Alcune volte certe persone sono costrette ad affrontare la malattia “contro pronostico”, ovvero con una diagnosi iniziale che spaventa perché obbliga ad un percorso molto probante per giocarsi le possibilità di guarigione. Di recente all’ultimo Roland Garros, torneo sulla terra rossa a Parigi, il sorteggio ha scelto per te, su più di cento possibili avversarie, la ex numero uno del mondo Viktoria Azarenka. Contro le previsioni di molti, tu quella partita l’hai vinta, generando una delle maggiori sorprese del torneo. Quel che ti chiedo è questo: cosa si prova quando tu devi affrontare una sfida e molti intorno a te sono scettici riguardo alle tue possibilità di vincere?

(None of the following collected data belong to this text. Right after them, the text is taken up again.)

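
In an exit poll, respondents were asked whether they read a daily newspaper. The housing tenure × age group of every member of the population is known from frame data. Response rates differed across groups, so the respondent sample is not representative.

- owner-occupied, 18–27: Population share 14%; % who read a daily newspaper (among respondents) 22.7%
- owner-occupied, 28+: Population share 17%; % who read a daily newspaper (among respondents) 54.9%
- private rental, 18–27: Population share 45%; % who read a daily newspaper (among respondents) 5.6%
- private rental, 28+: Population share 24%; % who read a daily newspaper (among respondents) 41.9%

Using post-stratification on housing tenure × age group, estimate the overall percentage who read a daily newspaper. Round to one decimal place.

Each cell contributes population-share × respondent value:
  owner-occupied, 18–27: 0.14 × 22.7 = 3.178
  owner-occupied, 28+: 0.17 × 54.9 = 9.333
  private rental, 18–27: 0.45 × 5.6 = 2.52
  private rental, 28+: 0.24 × 41.9 = 10.056
Post-stratified estimate = 25.087 → 25.1%.

25.1%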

Onestamente io sono stata la prima a pensare <Che sfortuna!> quando mi hanno comunicato l’esito del sorteggio. Poi però ho cercato di volgere la mia mente in una direzione diversa, pensando che uno si allena tutto l’anno per affrontare partite come queste, che avrei dovuto tirare fuori il meglio del mio tennis. Sicuramente è servito anche usare un pochino di ironia, con il mio staff ci dicevamo che avremmo giocato sicuramente su un campo importante, che ci avrebbero guardato in tanti nel mondo… Alleggerire la mente dalle zavorre negative è molto importante, quel Che sfortuna doveva essere disinnescato anche attraverso la leggerezza. Sul campo ho saputo giocare bene, affrontare la sfida senza la paura che mi prendesse a pallate, e alla fine l’ho vinta.”

Grazie Karin, quella partita non è stata l’unica sfida che hai saputo vincere da grande campionessa e da donna straordinaria, il tuo atteggiamento quotidiano è un esempio costante per chi viene umanamente sfiorato dal dubbio di non farcela. Grazie per essere al nostro fianco non solo partecipando al nostro progetto ma scendendo in campo ogni giorno, noi facciamo il tifo per te.